From tea-bags to wall-paper, if the advertising’s true, then none of our choices are neutral. Whether it’s a nubile twenty-something parachuting to the strain of ‘Woooah Bodyfoorm’ or a hunky exec practically vomiting with excitement over his 714-blade razor, even the wrong choice of toothpaste can brand us ‘Losers’ in the lifestyle stakes.
It’s essentially a grown-up version of the playground cliques. And as someone who’s naturally four steps behind the pack, this taps into a strong current of insecurity. I want to fit in and belong – but also to be an individual and stand out. And this is an interior crisis of sorts. But as John Lewis reminds me, it’s not existential. The problem is not with me, but my kitchen units. Nothing a strip of (Farrow and Ball) wallpaper can’t fix.
Surely we don’t take this sort of thing seriously. Well, unless you’re like Judy Rumbold, author of ‘Reasons Not to Move to the Country’. As the title suggests, she bought the lure of the glossy mags and sold up to live the dream – and repent at leisure. Now, says Rumbold,
“At least I know that, just out of shot, a dog is being sick and there are cupboards full of crap. People look at these pictures and imagine themselves living there, just as they look at Nigella on telly and imagine cooking something. Then what happens is, they stay where they are, in the same way as they get up after the programme and slam something in the microwave.”
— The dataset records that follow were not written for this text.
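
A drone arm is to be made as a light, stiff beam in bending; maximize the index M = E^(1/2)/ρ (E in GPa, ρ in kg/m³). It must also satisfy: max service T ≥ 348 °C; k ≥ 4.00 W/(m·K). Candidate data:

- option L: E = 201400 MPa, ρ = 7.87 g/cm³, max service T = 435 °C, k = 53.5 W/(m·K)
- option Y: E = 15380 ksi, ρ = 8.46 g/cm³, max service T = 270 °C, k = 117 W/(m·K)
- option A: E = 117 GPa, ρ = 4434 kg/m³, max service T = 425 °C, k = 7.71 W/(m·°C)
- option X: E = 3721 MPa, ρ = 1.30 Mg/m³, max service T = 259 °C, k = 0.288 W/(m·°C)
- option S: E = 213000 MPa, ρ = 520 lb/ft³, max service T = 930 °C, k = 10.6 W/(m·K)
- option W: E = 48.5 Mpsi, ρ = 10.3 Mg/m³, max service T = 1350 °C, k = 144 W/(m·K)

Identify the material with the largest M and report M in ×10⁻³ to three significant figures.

option A, M = 2.44×10⁻³

Screen on constraints: max service T ≥ 348 °C; k ≥ 4.00 W/(m·K). Survivors: option L, option A, option S, option W.
After converting to SI:
  option L: E = 201.4 GPa, ρ = 7870 kg/m³
  option A: E = 117.0 GPa, ρ = 4434 kg/m³
  option S: E = 213.0 GPa, ρ = 8330 kg/m³
  option W: E = 334.4 GPa, ρ = 10300 kg/m³
  option A: M = 2.44×10⁻³
  option L: M = 1.80×10⁻³
  option W: M = 1.78×10⁻³
  option S: M = 1.75×10⁻³
Highest index: option A.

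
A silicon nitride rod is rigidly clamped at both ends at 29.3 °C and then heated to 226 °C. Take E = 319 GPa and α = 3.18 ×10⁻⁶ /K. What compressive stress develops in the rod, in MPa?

200 MPa

ΔT = 196.7 K. Constrained thermal stress σ = E·α·ΔT = 319.0×10³ MPa × 3.18×10⁻⁶ × 196.7 = 200 MPa (compressive).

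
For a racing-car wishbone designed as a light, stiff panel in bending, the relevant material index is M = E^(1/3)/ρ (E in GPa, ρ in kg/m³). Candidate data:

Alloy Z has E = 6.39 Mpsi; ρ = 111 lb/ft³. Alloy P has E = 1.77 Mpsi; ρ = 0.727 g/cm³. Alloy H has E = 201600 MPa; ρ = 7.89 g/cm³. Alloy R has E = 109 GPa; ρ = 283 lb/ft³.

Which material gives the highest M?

alloy P

Putting every candidate on a common basis:
  alloy Z: E = 44.06 GPa, ρ = 1778 kg/m³
  alloy P: E = 12.20 GPa, ρ = 727.0 kg/m³
  alloy H: E = 201.6 GPa, ρ = 7890 kg/m³
  alloy R: E = 109.0 GPa, ρ = 4533 kg/m³
  alloy P: M = 3.17×10⁻³
  alloy Z: M = 1.99×10⁻³
  alloy R: M = 1.05×10⁻³
  alloy H: M = 0.743×10⁻³
Highest index: alloy P.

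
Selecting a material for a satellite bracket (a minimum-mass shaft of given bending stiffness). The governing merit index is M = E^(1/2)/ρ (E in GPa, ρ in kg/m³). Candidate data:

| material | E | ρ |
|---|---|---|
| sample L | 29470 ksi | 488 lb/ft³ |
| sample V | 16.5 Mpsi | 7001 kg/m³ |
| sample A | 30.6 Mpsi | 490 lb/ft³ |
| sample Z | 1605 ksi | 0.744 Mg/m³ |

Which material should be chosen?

In SI units:
  sample L: E = 203.2 GPa, ρ = 7817 kg/m³
  sample V: E = 113.8 GPa, ρ = 7001 kg/m³
  sample A: E = 211.0 GPa, ρ = 7849 kg/m³
  sample Z: E = 11.07 GPa, ρ = 744.0 kg/m³
  sample Z: M = 4.47×10⁻³
  sample A: M = 1.85×10⁻³
  sample L: M = 1.82×10⁻³
  sample V: M = 1.52×10⁻³
Sample Z has the largest M.

sample Z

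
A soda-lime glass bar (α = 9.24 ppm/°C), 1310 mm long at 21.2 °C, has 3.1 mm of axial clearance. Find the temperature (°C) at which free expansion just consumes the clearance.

277 °C

α·L₀·ΔT = 3.1 mm ⇒ ΔT = 3.1 / (9.24×10⁻⁶ × 1310.0) = 256.1 K.
T = 21.2 + 256.1 = 277.3 °C.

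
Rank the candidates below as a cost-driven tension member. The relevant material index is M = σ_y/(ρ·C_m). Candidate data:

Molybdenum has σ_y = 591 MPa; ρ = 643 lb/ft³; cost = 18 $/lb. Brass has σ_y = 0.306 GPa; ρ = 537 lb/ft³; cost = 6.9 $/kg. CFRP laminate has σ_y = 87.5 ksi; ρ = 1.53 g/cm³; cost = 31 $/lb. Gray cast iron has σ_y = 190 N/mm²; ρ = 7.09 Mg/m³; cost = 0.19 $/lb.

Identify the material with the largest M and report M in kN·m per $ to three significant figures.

gray cast iron, M = 64.0 kN·m per $

Putting every candidate on a common basis:
  molybdenum: σ_y = 591.0 MPa, ρ = 10300 kg/m³, cost = 39.68 $/kg
  brass: σ_y = 306.0 MPa, ρ = 8602 kg/m³, cost = 6.900 $/kg
  CFRP laminate: σ_y = 603.3 MPa, ρ = 1530 kg/m³, cost = 68.34 $/kg
  gray cast iron: σ_y = 190.0 MPa, ρ = 7090 kg/m³, cost = 0.4189 $/kg
  gray cast iron: M = 64.0 kN·m per $
  CFRP laminate: M = 5.77 kN·m per $
  brass: M = 5.16 kN·m per $
  molybdenum: M = 1.45 kN·m per $
Gray cast iron ranks first.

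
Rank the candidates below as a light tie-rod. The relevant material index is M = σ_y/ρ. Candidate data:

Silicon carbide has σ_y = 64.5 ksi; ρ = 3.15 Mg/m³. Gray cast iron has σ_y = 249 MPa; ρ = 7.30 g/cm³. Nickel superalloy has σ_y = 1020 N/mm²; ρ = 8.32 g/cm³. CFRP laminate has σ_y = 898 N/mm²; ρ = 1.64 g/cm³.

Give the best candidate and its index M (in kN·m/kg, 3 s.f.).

Convert each candidate to consistent units, then evaluate M:
  silicon carbide: σ_y = 444.7 MPa, ρ = 3150 kg/m³
  gray cast iron: σ_y = 249.0 MPa, ρ = 7300 kg/m³
  nickel superalloy: σ_y = 1020 MPa, ρ = 8320 kg/m³
  CFRP laminate: σ_y = 898.0 MPa, ρ = 1640 kg/m³
  CFRP laminate: M = 548 kN·m/kg
  silicon carbide: M = 141 kN·m/kg
  nickel superalloy: M = 123 kN·m/kg
  gray cast iron: M = 34.1 kN·m/kg
CFRP laminate has the largest M.

CFRP laminate, M = 548 kN·m/kg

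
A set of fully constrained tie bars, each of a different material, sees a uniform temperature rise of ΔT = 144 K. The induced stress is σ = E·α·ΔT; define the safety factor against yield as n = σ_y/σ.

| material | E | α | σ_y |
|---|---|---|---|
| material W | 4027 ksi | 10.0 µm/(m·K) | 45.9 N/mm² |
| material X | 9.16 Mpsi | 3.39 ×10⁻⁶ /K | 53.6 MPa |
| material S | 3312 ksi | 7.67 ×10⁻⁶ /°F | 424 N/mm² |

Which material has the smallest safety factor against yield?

material W

Per material, after unit conversion:
  material W: E = 27.77, α = 10.0, σ_y = 45.90 → σ = 40.0 MPa, n = 1.15
  material X: E = 63.16, α = 3.39, σ_y = 53.60 → σ = 30.8 MPa, n = 1.74
  material S: E = 22.84, α = 13.8, σ_y = 424.0 → σ = 45.4 MPa, n = 9.34
The minimum is material W at n = 1.15.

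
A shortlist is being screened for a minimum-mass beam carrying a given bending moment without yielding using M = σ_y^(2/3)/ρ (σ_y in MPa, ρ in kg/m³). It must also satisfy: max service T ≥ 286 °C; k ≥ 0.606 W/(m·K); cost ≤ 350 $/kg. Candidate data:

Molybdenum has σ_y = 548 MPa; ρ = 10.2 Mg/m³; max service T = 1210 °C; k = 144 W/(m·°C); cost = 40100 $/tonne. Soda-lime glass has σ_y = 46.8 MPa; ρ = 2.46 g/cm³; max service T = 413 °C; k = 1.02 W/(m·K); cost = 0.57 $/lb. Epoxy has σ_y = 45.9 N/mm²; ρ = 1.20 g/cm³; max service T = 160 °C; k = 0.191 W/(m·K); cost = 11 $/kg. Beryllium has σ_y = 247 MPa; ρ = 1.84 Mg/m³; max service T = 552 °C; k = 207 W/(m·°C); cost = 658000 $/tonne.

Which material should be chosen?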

But even if we don’t leap out of bed and buy a new conservatory, at the heart level these pressures have an impact. Not only are we being sold a lie, we’re encouraged to view each other through warped comparisons. I rarely compare myself to my peers in third-world countries, or even the women of my grandparent’s generation, but I do wonder why I don’t look like Elle MacPherson or have the impact of Michelle Obama.
Those sun-drenched images of perfect people in perfect homes seem to offer freedom and acceptance, but instead fuel envy and discontent. As a consumer, all too often, I’m the one being consumed.